A 2014 meta-analysis brought this figure closer to a fifth. Anyway, “The research is clear that some people who have been hospitalized will develop post-traumatic stress disorder”, he claims Antonis Kousoulis, director of research at the Mental Health Foundation, a non-profit organization in the United Kingdom.
How many will be sick?
It is too early to know whether people who survive hospitalization with coronavirus will experience similar rates of mental illness. Some will be interested more than others. Multiple studies suggest that heavily sedated ICU patients, especially with high doses of benzodiazepines, are more likely to develop mental health problems.
Prepare to take care of mental health in the post coronavirus too
Psychologist Elizabeth Woodward is certain of this. “It will be traumatic for many, but everyone responds differently. Some will develop disorders, others will not.” However, the first research work on this topic, conducted in China and published in Psychological Medicine, suggests that we need to prepare for a tsunami on survivors' mental health. Both those who fell ill and those subjected to the "simple" lockdown.

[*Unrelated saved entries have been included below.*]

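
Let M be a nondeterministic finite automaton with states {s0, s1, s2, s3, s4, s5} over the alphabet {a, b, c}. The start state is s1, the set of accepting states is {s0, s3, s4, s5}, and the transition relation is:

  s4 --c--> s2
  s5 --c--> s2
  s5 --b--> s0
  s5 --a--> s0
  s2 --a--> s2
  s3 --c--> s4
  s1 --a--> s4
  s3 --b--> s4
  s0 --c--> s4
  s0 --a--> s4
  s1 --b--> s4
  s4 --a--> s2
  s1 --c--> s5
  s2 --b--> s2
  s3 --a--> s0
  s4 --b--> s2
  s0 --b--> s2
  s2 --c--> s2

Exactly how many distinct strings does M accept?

The useful subgraph on states {s0, s1, s4, s5} is acyclic, so L(M) is finite; the longest accepting path visits 4 useful states, giving maximum string length 3.
Counting accepting paths from s1 by length: 3 of length 1, 2 of length 2, 4 of length 3. Total 9.

9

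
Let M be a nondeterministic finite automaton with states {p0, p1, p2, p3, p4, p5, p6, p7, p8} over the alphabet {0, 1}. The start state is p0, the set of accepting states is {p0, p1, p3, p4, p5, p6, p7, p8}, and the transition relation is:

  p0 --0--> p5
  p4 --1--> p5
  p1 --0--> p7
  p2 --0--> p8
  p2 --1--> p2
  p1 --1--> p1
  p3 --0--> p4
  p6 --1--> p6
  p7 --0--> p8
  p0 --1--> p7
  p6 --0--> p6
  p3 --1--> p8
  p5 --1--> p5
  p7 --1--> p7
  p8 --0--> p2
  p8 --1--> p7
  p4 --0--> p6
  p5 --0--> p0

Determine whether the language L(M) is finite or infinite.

State p0 is reachable from the start and can reach an accepting state, and it lies on the cycle p0 → p5 → p0.
Traversing that cycle any number of times yields accepted strings of unbounded length, so the language is infinite.

infinite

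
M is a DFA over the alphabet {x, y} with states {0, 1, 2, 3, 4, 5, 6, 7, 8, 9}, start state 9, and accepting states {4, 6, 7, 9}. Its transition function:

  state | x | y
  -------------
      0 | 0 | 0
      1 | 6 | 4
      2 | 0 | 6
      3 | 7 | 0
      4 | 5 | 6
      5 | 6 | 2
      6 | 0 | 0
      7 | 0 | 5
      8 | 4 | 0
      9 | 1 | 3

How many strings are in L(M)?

The useful subgraph on states {1, 2, 3, 4, 5, 6, 7, 9} is acyclic, so L(M) is finite; the longest accepting path visits 6 useful states, giving maximum string length 5.
Counting accepting paths from 9 by length: 1 of length 0, 3 of length 2, 1 of length 3, 2 of length 4, 2 of length 5. Total 9.

9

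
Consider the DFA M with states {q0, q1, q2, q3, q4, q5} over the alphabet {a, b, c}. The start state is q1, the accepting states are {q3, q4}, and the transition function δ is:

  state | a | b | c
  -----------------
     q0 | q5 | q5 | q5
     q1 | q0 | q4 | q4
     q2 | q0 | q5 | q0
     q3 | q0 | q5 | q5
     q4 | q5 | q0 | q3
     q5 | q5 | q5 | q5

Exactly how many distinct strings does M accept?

The useful subgraph on states {q1, q3, q4} is acyclic, so L(M) is finite; the longest accepting path visits 3 useful states, giving maximum string length 2.
Counting accepting paths from q1 by length: 2 of length 1, 2 of length 2. Total 4.

4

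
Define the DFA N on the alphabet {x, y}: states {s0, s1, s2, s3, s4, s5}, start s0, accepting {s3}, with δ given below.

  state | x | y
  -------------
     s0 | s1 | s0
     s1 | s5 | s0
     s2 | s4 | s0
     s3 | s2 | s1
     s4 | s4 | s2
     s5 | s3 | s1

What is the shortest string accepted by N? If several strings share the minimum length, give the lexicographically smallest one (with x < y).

A breadth-first search from s0 reaches an accepting state first via the path s0 → s1 → s5 → s3 on input xxx.
No string of length < 3 is accepted (BFS exhausts all shorter strings without reaching an accepting state), and xxx is the lexicographically least accepting string of length 3.

xxx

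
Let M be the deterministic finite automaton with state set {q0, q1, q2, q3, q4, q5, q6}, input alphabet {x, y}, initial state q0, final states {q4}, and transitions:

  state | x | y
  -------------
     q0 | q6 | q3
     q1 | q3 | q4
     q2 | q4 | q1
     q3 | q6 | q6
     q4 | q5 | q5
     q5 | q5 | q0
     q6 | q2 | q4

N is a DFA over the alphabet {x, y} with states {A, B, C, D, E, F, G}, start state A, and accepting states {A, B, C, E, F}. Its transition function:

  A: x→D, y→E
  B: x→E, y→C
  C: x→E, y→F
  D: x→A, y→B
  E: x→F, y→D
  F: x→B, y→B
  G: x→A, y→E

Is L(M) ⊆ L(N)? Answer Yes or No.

No

The string xxx is in L(M) but not in L(N).
So L(M) ⊄ L(N).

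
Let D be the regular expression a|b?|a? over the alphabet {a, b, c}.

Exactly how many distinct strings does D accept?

3

The expression has no Kleene star, so L(D) is finite. Expanding the alternatives gives {ε, a, b}.
That is 1 of length 0, 2 of length 1: 3 strings in all.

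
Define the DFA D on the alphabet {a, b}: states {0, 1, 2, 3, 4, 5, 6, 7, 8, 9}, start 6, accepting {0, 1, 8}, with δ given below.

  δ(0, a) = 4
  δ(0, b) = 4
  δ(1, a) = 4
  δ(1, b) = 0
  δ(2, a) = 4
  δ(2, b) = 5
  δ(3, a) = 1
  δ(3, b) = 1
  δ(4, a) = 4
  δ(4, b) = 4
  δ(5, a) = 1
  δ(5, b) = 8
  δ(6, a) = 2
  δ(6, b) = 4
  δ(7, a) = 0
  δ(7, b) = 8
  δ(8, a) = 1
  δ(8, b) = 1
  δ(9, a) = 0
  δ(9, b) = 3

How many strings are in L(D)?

The useful subgraph on states {0, 1, 2, 5, 6, 8} is acyclic, so L(D) is finite; the longest accepting path visits 6 useful states, giving maximum string length 5.
Counting accepting paths from 6 by length: 2 of length 3, 3 of length 4, 2 of length 5. Total 7.

7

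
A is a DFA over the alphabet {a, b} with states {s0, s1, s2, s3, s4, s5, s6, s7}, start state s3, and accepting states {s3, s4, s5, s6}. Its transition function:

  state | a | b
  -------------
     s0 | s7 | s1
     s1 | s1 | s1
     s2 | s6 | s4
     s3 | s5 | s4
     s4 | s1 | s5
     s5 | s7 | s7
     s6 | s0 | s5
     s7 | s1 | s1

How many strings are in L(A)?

4

The useful subgraph on states {s3, s4, s5} is acyclic, so L(A) is finite; the longest accepting path visits 3 useful states, giving maximum string length 2.
Counting accepting paths from s3 by length: 1 of length 0, 2 of length 1, 1 of length 2. Total 4.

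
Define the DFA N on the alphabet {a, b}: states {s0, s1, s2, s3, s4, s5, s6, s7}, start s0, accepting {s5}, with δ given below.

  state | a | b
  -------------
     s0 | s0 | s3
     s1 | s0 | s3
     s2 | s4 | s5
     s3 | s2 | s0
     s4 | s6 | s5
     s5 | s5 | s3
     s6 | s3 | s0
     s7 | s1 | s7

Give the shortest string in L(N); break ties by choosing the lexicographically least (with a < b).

bab

A breadth-first search from s0 reaches an accepting state first via the path s0 → s3 → s2 → s5 on input bab.
No string of length < 3 is accepted (BFS exhausts all shorter strings without reaching an accepting state), and bab is the lexicographically least accepting string of length 3.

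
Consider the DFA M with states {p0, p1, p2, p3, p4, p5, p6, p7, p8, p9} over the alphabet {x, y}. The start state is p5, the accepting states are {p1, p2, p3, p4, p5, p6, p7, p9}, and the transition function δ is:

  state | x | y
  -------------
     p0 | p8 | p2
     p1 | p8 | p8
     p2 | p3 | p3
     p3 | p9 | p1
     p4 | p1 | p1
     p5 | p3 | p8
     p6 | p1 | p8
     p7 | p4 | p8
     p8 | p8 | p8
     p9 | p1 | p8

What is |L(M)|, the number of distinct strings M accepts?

5

The useful subgraph on states {p1, p3, p5, p9} is acyclic, so L(M) is finite; the longest accepting path visits 4 useful states, giving maximum string length 3.
Counting accepting paths from p5 by length: 1 of length 0, 1 of length 1, 2 of length 2, 1 of length 3. Total 5.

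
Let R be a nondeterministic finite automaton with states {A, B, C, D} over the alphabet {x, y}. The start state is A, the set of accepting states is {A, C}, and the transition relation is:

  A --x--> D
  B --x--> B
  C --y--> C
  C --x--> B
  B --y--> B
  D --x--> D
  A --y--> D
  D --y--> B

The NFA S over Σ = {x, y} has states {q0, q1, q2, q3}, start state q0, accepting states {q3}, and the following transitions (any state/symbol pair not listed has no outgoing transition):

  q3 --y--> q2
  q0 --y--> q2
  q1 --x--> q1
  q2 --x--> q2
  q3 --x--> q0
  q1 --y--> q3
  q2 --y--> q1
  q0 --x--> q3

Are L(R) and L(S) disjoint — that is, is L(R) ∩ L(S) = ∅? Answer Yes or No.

Yes

Exploring the product automaton R × S from the start pair (A, q0), following both machines on each input symbol, reaches 8 state pairs: (A, q0), (D, q3), (D, q2), (D, q0), (B, q2), (B, q1), (B, q3), (B, q0).
R accepts in {A, C} and S accepts in {q3}; no reachable pair has both components accepting, so no string drives both machines to acceptance simultaneously and L(R) ∩ L(S) = ∅.
So no string is accepted by both, and the intersection is empty.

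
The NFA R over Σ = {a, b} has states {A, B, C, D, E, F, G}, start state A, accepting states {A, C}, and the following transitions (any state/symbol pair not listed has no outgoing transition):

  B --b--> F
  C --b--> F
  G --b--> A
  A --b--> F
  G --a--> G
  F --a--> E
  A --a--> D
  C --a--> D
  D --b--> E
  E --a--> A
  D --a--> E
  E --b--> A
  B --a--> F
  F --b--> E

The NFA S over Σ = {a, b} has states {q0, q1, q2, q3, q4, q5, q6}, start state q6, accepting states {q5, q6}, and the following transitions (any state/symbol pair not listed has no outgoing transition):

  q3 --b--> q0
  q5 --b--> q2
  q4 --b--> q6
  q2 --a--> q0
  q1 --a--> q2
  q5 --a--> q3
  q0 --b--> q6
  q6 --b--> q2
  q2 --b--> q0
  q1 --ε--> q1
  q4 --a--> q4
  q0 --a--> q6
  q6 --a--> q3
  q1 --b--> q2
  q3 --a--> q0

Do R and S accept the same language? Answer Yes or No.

Exploring the product automaton R × S from the start pair (A, q6), following both machines on each input symbol, reaches 4 state pairs: (A, q6), (D, q3), (F, q2), (E, q0).
R accepts in {A, C} and S accepts in {q5, q6}. In every reachable pair the two components are either both accepting — (A, q6) — or both non-accepting, so no string is accepted by exactly one of the machines: L(R) \ L(S) and L(S) \ L(R) are both empty.
Hence every string is accepted by R iff it is accepted by S, and the two languages coincide.

Yes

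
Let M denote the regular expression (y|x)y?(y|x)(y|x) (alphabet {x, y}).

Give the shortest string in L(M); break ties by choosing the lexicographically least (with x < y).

By inspection of the expression, no string of length less than 3 matches, and xxx is the lexicographically first match of length 3.

xxx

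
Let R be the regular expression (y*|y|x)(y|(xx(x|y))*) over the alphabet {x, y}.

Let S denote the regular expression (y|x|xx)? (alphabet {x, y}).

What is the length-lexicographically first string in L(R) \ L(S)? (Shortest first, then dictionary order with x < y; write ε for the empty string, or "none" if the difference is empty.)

xy

The string xy is accepted by R but not by S.
No shorter string lies in the difference, and xy is the lexicographically first length-2 string in L(R) \ L(S).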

For the latter, in particular, there are problems even for those who already have ailments and have had to "compress" them at home. “In some cases, those with a disorder can find relief by suspending their relationship with the outside world. A sort of limbo in which daily relationships are postponed indefinitely. For them, paradoxically, it is the resumption of daily life that represents an amplifier of these problems, which become magnified again", he explains Lucy Emperor, psychologist and psychotherapist.
Specifically, however, for those who have been ill the researchers found that the 92% of the 714 patients examined presented “significant symptoms of post-traumatic stress”.
Disclaimer: There is certainly a difference between symptoms and a diagnosable condition. It is very common for people to experience intrusive thoughts, flashbacks, and nightmares after a traumatic incident. It is when those symptoms are repeated for months that we speak of post traumatic stress syndrome. And the risk is that precisely this will develop.
Coronavirus and mental health: we can react
Ensure that those discharged from the ICU have ready access to medication and psychological therapies. Healthcare workers can also keep an "intensive care diary" while patients are on the ward, listing everything that happened to them and when. It can be a tool that helps them make sense of their experience in the following months.
Interventions require education, organization and money
It's a gigantic effort for already overwhelmed health systems. However, the cost of doing nothing would be much greater. There were World War II veterans who were close to death decades later and still woke up screaming because they never talked about what they had experienced.